# Memory-cheap way to calculate 1D-formated, non-zero only histogram of sparse data?

#1

Halo,

I’ve noticed that I run out of memory extremely quickly when calculating a high-resolution histogram of three dimensional data (using StatsBase). I guess the reason is that the size of the output is proportional to the product of the length of each individual edges (I provide the edges), which skyrockets very quickly due to the required high-resolution.

I am sure I can formulate a better method because the data output I need is very specialized: I only need the non-zero elements of the histogram, and in no particular order. Therefore for my output I only need a 1D Vector (instead of 3D Array) and I do not need to save the information for the edges, or which point in the grid each histogram entry corresponds to, etc. In addition, the data provided is sparse in the sense that more than half the entries of the 3D Histogram are zero. (I do NOT have `SparseMatrix`)

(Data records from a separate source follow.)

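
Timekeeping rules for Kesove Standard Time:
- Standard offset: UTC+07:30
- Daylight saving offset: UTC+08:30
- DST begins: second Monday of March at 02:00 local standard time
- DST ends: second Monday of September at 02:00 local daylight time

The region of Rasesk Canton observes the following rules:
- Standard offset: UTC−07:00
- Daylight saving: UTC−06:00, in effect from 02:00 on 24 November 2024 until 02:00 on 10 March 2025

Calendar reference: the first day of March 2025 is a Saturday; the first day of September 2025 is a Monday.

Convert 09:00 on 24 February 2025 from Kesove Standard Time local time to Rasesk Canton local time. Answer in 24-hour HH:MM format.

19:30

1 March 2025 is a Saturday, so the first Monday is March 3 and the second is March 10.
1 September 2025 is a Monday, so the first Monday is September 1 and the second is September 8.
Daylight saving runs 10 March – 8 September; 24 February 2025 is outside that window, so Kesove Standard Time is on standard time at UTC+07:30.
09:00 Kesove Standard Time − 7h30m = 01:30 UTC.
At the standard offset (UTC−07:00), 01:30 UTC − 7h = 18:30 Rasesk Canton standard time (rolling into the previous day, 23 February 2025).
The standard-time date in Rasesk Canton, 23 February 2025, falls between 24 November 2024 and 10 March 2025, so daylight saving is in effect and Rasesk Canton is at UTC−06:00.
01:30 UTC − 6h = 19:30 Rasesk Canton (rolling into the previous day, 23 February 2025).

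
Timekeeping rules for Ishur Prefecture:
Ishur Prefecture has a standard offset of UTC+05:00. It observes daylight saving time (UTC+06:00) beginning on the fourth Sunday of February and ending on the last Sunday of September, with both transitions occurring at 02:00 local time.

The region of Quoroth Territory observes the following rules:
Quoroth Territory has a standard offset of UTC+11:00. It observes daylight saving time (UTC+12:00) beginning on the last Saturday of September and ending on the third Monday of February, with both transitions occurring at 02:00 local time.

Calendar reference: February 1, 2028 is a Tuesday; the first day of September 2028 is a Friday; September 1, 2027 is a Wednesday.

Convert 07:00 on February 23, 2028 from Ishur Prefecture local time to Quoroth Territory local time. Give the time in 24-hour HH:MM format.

1 February 2028 is a Tuesday, so the first Sunday is February 6 and the fourth is February 27.
1 September 2028 is a Friday, so Sundays fall on 3, 10, 17, 24; the last is September 24.
February 23, 2028 does not fall between 27 February and 24 September, so daylight saving is not in effect and Ishur Prefecture is at UTC+05:00.
07:00 Ishur Prefecture − 5h = 02:00 UTC.
1 September 2027 is a Wednesday, so Saturdays fall on 4, 11, 18, 25; the last is September 25.
1 February 2028 is a Tuesday, so the first Monday is February 7 and the third is February 21.
At the standard offset (UTC+11:00), 02:00 UTC + 11h = 13:00 Quoroth Territory standard time.
Daylight saving runs 25 September 2027 – 21 February 2028; the standard-time date in Quoroth Territory, February 23, 2028, is outside that window, so Quoroth Territory is on standard time at UTC+11:00.
02:00 UTC + 11h = 13:00 Quoroth Territory.

13:00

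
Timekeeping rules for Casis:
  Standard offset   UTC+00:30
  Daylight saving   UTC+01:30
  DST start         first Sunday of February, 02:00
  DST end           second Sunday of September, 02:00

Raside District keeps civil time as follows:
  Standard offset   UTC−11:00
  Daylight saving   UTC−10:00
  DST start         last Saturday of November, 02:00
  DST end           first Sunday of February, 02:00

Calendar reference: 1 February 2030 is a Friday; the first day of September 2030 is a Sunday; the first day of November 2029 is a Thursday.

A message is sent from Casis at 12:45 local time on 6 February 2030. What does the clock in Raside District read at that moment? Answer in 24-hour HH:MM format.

00:15

1 February 2030 is a Friday, so the first Sunday is February 3.
1 September 2030 is a Sunday, so the first Sunday is September 1 and the second is September 8.
6 February 2030 falls between 3 February and 8 September, so daylight saving is in effect and Casis is at UTC+01:30.
12:45 Casis − 1h30m = 11:15 UTC.
1 November 2029 is a Thursday, so Saturdays fall on 3, 10, 17, 24; the last is November 24.
1 February 2030 is a Friday, so the first Sunday is February 3.
At the standard offset (UTC−11:00), 11:15 UTC − 11h = 00:15 Raside District standard time.
The standard-time date in Raside District, 6 February 2030, is outside the daylight-saving period (24 November 2029 – 3 February 2030), so Raside District is on standard time, UTC−11:00.
11:15 UTC − 11h = 00:15 Raside District.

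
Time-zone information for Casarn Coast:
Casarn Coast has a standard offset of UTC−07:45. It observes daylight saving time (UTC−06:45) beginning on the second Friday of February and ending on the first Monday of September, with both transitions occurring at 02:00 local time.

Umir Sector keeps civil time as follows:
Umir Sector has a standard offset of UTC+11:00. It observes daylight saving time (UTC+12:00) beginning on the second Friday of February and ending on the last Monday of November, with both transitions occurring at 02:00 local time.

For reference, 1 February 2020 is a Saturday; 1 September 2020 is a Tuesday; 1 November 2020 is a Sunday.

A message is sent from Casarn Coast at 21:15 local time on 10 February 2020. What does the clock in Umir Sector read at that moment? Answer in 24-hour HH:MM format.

16:00

1 February 2020 is a Saturday, so the first Friday is February 7 and the second is February 14.
1 September 2020 is a Tuesday, so the first Monday is September 7.
Daylight saving runs 14 February – 7 September; 10 February 2020 is outside that window, so Casarn Coast is on standard time at UTC−07:45.
21:15 Casarn Coast + 7h45m = 05:00 UTC (rolling into the next day, 11 February 2020).
1 February 2020 is a Saturday, so the first Friday is February 7 and the second is February 14.
1 November 2020 is a Sunday, so Mondays fall on 2, 9, 16, 23, 30; the last is November 30.
At the standard offset (UTC+11:00), 05:00 UTC + 11h = 16:00 Umir Sector standard time.
The standard-time date in Umir Sector, 11 February 2020, does not fall between 14 February and 30 November, so daylight saving is not in effect and Umir Sector is at UTC+11:00.
05:00 UTC + 11h = 16:00 Umir Sector.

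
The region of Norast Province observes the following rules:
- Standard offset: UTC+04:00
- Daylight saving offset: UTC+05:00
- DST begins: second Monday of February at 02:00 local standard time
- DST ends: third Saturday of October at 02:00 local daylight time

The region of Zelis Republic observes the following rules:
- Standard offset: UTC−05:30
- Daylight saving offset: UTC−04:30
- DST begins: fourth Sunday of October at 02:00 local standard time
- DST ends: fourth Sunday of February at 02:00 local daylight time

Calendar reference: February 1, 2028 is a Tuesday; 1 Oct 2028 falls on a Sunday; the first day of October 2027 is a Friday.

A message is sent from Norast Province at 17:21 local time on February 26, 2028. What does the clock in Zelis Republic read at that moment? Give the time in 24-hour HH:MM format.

1 February 2028 is a Tuesday, so the first Monday is February 7 and the second is February 14.
1 October 2028 is a Sunday, so the first Saturday is October 7 and the third is October 21.
February 26, 2028 falls between 14 February and 21 October, so daylight saving is in effect and Norast Province is at UTC+05:00.
17:21 Norast Province − 5h = 12:21 UTC.
1 October 2027 is a Friday, so the first Sunday is October 3 and the fourth is October 24.
1 February 2028 is a Tuesday, so the first Sunday is February 6 and the fourth is February 27.
At the standard offset (UTC−05:30), 12:21 UTC − 5h30m = 06:51 Zelis Republic standard time.
The standard-time date in Zelis Republic, February 26, 2028, falls between 24 October 2027 and 27 February 2028, so daylight saving is in effect and Zelis Republic is at UTC−04:30.
12:21 UTC − 4h30m = 07:51 Zelis Republic.

07:51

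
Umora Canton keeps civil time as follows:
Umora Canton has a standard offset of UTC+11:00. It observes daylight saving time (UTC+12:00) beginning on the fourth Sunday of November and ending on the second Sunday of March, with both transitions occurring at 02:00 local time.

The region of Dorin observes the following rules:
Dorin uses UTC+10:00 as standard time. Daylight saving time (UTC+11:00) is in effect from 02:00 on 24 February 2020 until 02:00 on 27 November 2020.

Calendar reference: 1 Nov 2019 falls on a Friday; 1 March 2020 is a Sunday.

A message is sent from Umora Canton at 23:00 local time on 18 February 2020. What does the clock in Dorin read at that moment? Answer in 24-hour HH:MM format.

21:00

1 November 2019 is a Friday, so the first Sunday is November 3 and the fourth is November 24.
1 March 2020 is a Sunday, so the first Sunday is March 1 and the second is March 8.
18 February 2020 falls between 24 November 2019 and 8 March 2020, so daylight saving is in effect and Umora Canton is at UTC+12:00.
23:00 Umora Canton − 12h = 11:00 UTC.
At the standard offset (UTC+10:00), 11:00 UTC + 10h = 21:00 Dorin standard time.
Daylight saving runs 24 February – 27 November; the standard-time date in Dorin, 18 February 2020, is outside that window, so Dorin is on standard time at UTC+10:00.
11:00 UTC + 10h = 21:00 Dorin.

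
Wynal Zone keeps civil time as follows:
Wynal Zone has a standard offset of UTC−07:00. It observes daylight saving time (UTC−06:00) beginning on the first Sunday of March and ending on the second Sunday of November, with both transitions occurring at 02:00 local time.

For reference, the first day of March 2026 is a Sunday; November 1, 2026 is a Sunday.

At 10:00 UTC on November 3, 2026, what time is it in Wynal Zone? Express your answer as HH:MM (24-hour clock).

04:00

1 March 2026 is a Sunday, so the first Sunday is March 1.
1 November 2026 is a Sunday, so the first Sunday is November 1 and the second is November 8.
At the standard offset (UTC−07:00), 10:00 UTC − 7h = 03:00 Wynal Zone standard time.
The standard-time date in Wynal Zone, November 3, 2026, falls between 1 March and 8 November, so daylight saving is in effect and Wynal Zone is at UTC−06:00.
10:00 UTC − 6h = 04:00 local.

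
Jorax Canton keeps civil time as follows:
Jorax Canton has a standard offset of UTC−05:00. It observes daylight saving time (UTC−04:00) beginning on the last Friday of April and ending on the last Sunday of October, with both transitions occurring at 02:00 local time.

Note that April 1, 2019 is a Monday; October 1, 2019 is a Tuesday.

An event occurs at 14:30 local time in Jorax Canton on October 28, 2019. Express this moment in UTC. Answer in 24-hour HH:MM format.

19:30

1 April 2019 is a Monday, so Fridays fall on 5, 12, 19, 26; the last is April 26.
1 October 2019 is a Tuesday, so Sundays fall on 6, 13, 20, 27; the last is October 27.
Daylight saving runs 26 April – 27 October; October 28, 2019 is outside that window, so Jorax Canton is on standard time at UTC−05:00.
14:30 local + 5h = 19:30 UTC.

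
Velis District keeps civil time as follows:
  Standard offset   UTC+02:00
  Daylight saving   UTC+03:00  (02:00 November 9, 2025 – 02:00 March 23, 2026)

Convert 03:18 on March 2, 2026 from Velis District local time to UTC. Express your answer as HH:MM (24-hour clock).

00:18

March 2, 2026 lies within the daylight-saving period (9 November 2025 – 23 March 2026), so Velis District is on daylight time, UTC+03:00.
03:18 local − 3h = 00:18 UTC.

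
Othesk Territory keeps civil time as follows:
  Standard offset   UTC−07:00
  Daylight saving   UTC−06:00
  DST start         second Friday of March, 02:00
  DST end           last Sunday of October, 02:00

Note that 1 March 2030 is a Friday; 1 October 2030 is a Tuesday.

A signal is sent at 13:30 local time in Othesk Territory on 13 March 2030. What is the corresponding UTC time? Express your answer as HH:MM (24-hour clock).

1 March 2030 is a Friday, so the first Friday is March 1 and the second is March 8.
1 October 2030 is a Tuesday, so Sundays fall on 6, 13, 20, 27; the last is October 27.
Daylight saving runs 8 March – 27 October; 13 March 2030 is inside that window, so Othesk Territory is at UTC−06:00.
13:30 local + 6h = 19:30 UTC.

19:30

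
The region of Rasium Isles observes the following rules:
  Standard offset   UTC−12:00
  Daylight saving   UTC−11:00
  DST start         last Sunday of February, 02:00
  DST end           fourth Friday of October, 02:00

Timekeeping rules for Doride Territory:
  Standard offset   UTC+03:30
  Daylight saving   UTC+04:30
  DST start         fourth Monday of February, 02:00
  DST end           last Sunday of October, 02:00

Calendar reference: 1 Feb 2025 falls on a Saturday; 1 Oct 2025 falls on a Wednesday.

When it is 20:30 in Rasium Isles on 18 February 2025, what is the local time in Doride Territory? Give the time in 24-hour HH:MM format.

12:00

1 February 2025 is a Saturday, so Sundays fall on 2, 9, 16, 23; the last is February 23.
1 October 2025 is a Wednesday, so the first Friday is October 3 and the fourth is October 24.
18 February 2025 is outside the daylight-saving period (23 February – 24 October), so Rasium Isles is on standard time, UTC−12:00.
20:30 Rasium Isles + 12h = 08:30 UTC (rolling into the next day, 19 February 2025).
1 February 2025 is a Saturday, so the first Monday is February 3 and the fourth is February 24.
1 October 2025 is a Wednesday, so Sundays fall on 5, 12, 19, 26; the last is October 26.
At the standard offset (UTC+03:30), 08:30 UTC + 3h30m = 12:00 Doride Territory standard time.
The standard-time date in Doride Territory, 19 February 2025, does not fall between 24 February and 26 October, so daylight saving is not in effect and Doride Territory is at UTC+03:30.
08:30 UTC + 3h30m = 12:00 Doride Territory.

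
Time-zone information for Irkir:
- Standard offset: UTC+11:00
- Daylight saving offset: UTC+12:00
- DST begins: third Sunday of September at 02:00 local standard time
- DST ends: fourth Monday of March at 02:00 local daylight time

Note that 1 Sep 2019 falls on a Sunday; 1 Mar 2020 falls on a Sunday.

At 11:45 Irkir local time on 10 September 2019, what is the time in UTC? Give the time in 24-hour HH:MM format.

1 September 2019 is a Sunday, so the first Sunday is September 1 and the third is September 15.
1 March 2020 is a Sunday, so the first Monday is March 2 and the fourth is March 23.
10 September 2019 does not fall between 15 September 2019 and 23 March 2020, so daylight saving is not in effect and Irkir is at UTC+11:00.
11:45 local − 11h = 00:45 UTC.

00:45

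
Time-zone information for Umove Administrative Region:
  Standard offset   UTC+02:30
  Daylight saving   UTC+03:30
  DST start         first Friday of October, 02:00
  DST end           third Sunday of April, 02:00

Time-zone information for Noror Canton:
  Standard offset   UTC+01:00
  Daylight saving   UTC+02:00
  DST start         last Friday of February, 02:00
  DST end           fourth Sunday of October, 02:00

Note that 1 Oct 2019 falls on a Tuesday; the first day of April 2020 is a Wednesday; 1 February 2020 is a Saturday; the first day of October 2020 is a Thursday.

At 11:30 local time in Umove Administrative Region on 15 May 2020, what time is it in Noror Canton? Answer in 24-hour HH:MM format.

11:00

1 October 2019 is a Tuesday, so the first Friday is October 4.
1 April 2020 is a Wednesday, so the first Sunday is April 5 and the third is April 19.
15 May 2020 does not fall between 4 October 2019 and 19 April 2020, so daylight saving is not in effect and Umove Administrative Region is at UTC+02:30.
11:30 Umove Administrative Region − 2h30m = 09:00 UTC.
1 February 2020 is a Saturday, so Fridays fall on 7, 14, 21, 28; the last is February 28.
1 October 2020 is a Thursday, so the first Sunday is October 4 and the fourth is October 25.
At the standard offset (UTC+01:00), 09:00 UTC + 1h = 10:00 Noror Canton standard time.
The standard-time date in Noror Canton, 15 May 2020, falls between 28 February and 25 October, so daylight saving is in effect and Noror Canton is at UTC+02:00.
09:00 UTC + 2h = 11:00 Noror Canton.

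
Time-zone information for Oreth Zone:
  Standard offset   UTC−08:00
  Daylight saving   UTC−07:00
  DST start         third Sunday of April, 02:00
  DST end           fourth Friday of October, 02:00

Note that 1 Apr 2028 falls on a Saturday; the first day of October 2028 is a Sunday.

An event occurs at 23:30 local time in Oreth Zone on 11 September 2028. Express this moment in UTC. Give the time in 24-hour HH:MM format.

06:30

1 April 2028 is a Saturday, so the first Sunday is April 2 and the third is April 16.
1 October 2028 is a Sunday, so the first Friday is October 6 and the fourth is October 27.
Daylight saving runs 16 April – 27 October; 11 September 2028 is inside that window, so Oreth Zone is at UTC−07:00.
23:30 local + 7h = 06:30 UTC (rolling into the next day, 12 September 2028).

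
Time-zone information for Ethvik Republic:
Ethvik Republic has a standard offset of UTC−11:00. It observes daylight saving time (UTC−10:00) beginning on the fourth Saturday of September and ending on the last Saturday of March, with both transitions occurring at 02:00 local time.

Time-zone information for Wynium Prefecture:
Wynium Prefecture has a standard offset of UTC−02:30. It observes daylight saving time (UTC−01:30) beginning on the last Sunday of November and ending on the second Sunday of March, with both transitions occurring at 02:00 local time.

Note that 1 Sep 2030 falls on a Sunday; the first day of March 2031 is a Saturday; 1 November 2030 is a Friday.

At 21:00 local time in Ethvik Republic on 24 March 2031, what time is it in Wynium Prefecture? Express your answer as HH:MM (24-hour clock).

1 September 2030 is a Sunday, so the first Saturday is September 7 and the fourth is September 28.
1 March 2031 is a Saturday, so Saturdays fall on 1, 8, 15, 22, 29; the last is March 29.
Daylight saving runs 28 September 2030 – 29 March 2031; 24 March 2031 is inside that window, so Ethvik Republic is at UTC−10:00.
21:00 Ethvik Republic + 10h = 07:00 UTC (rolling into the next day, 25 March 2031).
1 November 2030 is a Friday, so Sundays fall on 3, 10, 17, 24; the last is November 24.
1 March 2031 is a Saturday, so the first Sunday is March 2 and the second is March 9.
At the standard offset (UTC−02:30), 07:00 UTC − 2h30m = 04:30 Wynium Prefecture standard time.
The standard-time date in Wynium Prefecture, 25 March 2031, is outside the daylight-saving period (24 November 2030 – 9 March 2031), so Wynium Prefecture is on standard time, UTC−02:30.
07:00 UTC − 2h30m = 04:30 Wynium Prefecture.

04:30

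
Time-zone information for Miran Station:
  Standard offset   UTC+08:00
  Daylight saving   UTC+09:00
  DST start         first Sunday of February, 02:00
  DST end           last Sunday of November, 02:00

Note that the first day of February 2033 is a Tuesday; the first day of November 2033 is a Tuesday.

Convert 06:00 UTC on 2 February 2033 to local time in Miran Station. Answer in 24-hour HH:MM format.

14:00

1 February 2033 is a Tuesday, so the first Sunday is February 6.
1 November 2033 is a Tuesday, so Sundays fall on 6, 13, 20, 27; the last is November 27.
At the standard offset (UTC+08:00), 06:00 UTC + 8h = 14:00 Miran Station standard time.
Daylight saving runs 6 February – 27 November; the standard-time date in Miran Station, 2 February 2033, is outside that window, so Miran Station is on standard time at UTC+08:00.
06:00 UTC + 8h = 14:00 local.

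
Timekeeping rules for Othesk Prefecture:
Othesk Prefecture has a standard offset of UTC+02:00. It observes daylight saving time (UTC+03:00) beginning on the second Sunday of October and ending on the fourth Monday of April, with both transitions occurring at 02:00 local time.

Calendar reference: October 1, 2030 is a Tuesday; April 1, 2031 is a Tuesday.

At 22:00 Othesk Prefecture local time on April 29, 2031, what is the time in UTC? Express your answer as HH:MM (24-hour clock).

1 October 2030 is a Tuesday, so the first Sunday is October 6 and the second is October 13.
1 April 2031 is a Tuesday, so the first Monday is April 7 and the fourth is April 28.
Daylight saving runs 13 October 2030 – 28 April 2031; April 29, 2031 is outside that window, so Othesk Prefecture is on standard time at UTC+02:00.
22:00 local − 2h = 20:00 UTC.

20:00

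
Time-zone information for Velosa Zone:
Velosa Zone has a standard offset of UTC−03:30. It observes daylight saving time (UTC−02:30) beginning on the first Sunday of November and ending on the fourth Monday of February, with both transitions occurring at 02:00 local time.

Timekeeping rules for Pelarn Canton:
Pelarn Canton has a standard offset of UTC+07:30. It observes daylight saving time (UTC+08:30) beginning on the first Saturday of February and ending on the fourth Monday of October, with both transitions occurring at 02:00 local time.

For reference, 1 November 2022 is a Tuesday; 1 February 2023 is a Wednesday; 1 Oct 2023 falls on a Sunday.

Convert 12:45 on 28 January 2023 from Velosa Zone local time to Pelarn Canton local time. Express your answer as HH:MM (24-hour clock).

1 November 2022 is a Tuesday, so the first Sunday is November 6.
1 February 2023 is a Wednesday, so the first Monday is February 6 and the fourth is February 27.
28 January 2023 falls between 6 November 2022 and 27 February 2023, so daylight saving is in effect and Velosa Zone is at UTC−02:30.
12:45 Velosa Zone + 2h30m = 15:15 UTC.
1 February 2023 is a Wednesday, so the first Saturday is February 4.
1 October 2023 is a Sunday, so the first Monday is October 2 and the fourth is October 23.
At the standard offset (UTC+07:30), 15:15 UTC + 7h30m = 22:45 Pelarn Canton standard time.
Daylight saving runs 4 February – 23 October; the standard-time date in Pelarn Canton, 28 January 2023, is outside that window, so Pelarn Canton is on standard time at UTC+07:30.
15:15 UTC + 7h30m = 22:45 Pelarn Canton.

22:45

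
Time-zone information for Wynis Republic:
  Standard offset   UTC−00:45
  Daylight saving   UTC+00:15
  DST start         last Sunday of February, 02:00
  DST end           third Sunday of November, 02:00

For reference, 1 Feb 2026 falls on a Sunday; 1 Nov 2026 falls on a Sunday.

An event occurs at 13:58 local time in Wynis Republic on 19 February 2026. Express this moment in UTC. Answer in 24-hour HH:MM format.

14:43

1 February 2026 is a Sunday, so Sundays fall on 1, 8, 15, 22; the last is February 22.
1 November 2026 is a Sunday, so the first Sunday is November 1 and the third is November 15.
Daylight saving runs 22 February – 15 November; 19 February 2026 is outside that window, so Wynis Republic is on standard time at UTC−00:45.
13:58 local + 0h45m = 14:43 UTC.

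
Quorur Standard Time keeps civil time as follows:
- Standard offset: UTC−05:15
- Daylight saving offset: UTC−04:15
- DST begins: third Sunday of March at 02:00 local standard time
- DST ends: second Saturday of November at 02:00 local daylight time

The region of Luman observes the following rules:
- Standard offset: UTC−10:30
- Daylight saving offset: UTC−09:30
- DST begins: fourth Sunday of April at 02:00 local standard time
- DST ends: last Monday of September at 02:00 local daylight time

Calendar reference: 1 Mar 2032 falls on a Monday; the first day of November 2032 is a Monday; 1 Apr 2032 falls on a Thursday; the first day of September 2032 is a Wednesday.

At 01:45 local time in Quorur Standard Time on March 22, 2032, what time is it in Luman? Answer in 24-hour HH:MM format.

1 March 2032 is a Monday, so the first Sunday is March 7 and the third is March 21.
1 November 2032 is a Monday, so the first Saturday is November 6 and the second is November 13.
Daylight saving runs 21 March – 13 November; March 22, 2032 is inside that window, so Quorur Standard Time is at UTC−04:15.
01:45 Quorur Standard Time + 4h15m = 06:00 UTC.
1 April 2032 is a Thursday, so the first Sunday is April 4 and the fourth is April 25.
1 September 2032 is a Wednesday, so Mondays fall on 6, 13, 20, 27; the last is September 27.
At the standard offset (UTC−10:30), 06:00 UTC − 10h30m = 19:30 Luman standard time (rolling into the previous day, 21 March 2032).
The standard-time date in Luman, March 21, 2032, does not fall between 25 April and 27 September, so daylight saving is not in effect and Luman is at UTC−10:30.
06:00 UTC − 10h30m = 19:30 Luman (rolling into the previous day, 21 March 2032).

19:30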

I now want to create such an algorithm/approach, but I am wondering what is the best way to do it:

One approach I thought is to create a dictionary, and have the triplet of indexes (that is created by the place in the edges) be a key of the dictionary. Therefore in each step I will have to check whether this key exists, and if it does then I add +1 to its value. After that, I simply collect all the values and make em a 1D array.

The thing is, I got a hunch that this will be very slow? But I am also searching for other opinions before I implement this, maybe somebody got a smarter approach.

#2

If your edges are suitably distributed, you could start by building a fixed-depth octree. These are fast, and used a lot in computational physics, so you should be able to find instructive code (sorry, I don’t have a useful example to show).

#3

Ah I wish I knew how to actually use these structures. I am searching for a tutorial but I cannot seem to understand it yet. There is a julia package that implements the basic datatype, `RegionTrees.jl`, but I have not yet realized how I can actually apply it in my case.

#4

It looks like you could build a “refinery” for the RegionTrees API where cell data is an array of datapoint locations, and a cell is split only if it is not empty and still too big. While splitting, redistribute datapoints to appropriate children. After the octree is built, walk the tree to build your histogram vectors. I’ll defer to @rdeits as to whether this is a good idea.

#5

I think that’s exactly the right idea. I’ve only used RegionTrees for one application, so the API may not be quite right yet, but I think it should work.

#6

@rdeits @Ralph_Smith Care to share some hints or guidelines on how to do it? I don’t see a “good way”. At every single point I have to first check whether a fully developed partition into the lowest size cubes exists? If not I create it, if yes I add value where I need it.

Or you are saying to make the data of the leafs be a vector of 3-Tuples? But then, where do I store the values of the histogram? Remember that each 3-Tuple must map to an integer that corresponds to the amount of datapoints in the corresponding bin (equivalent to the 3-Tuple).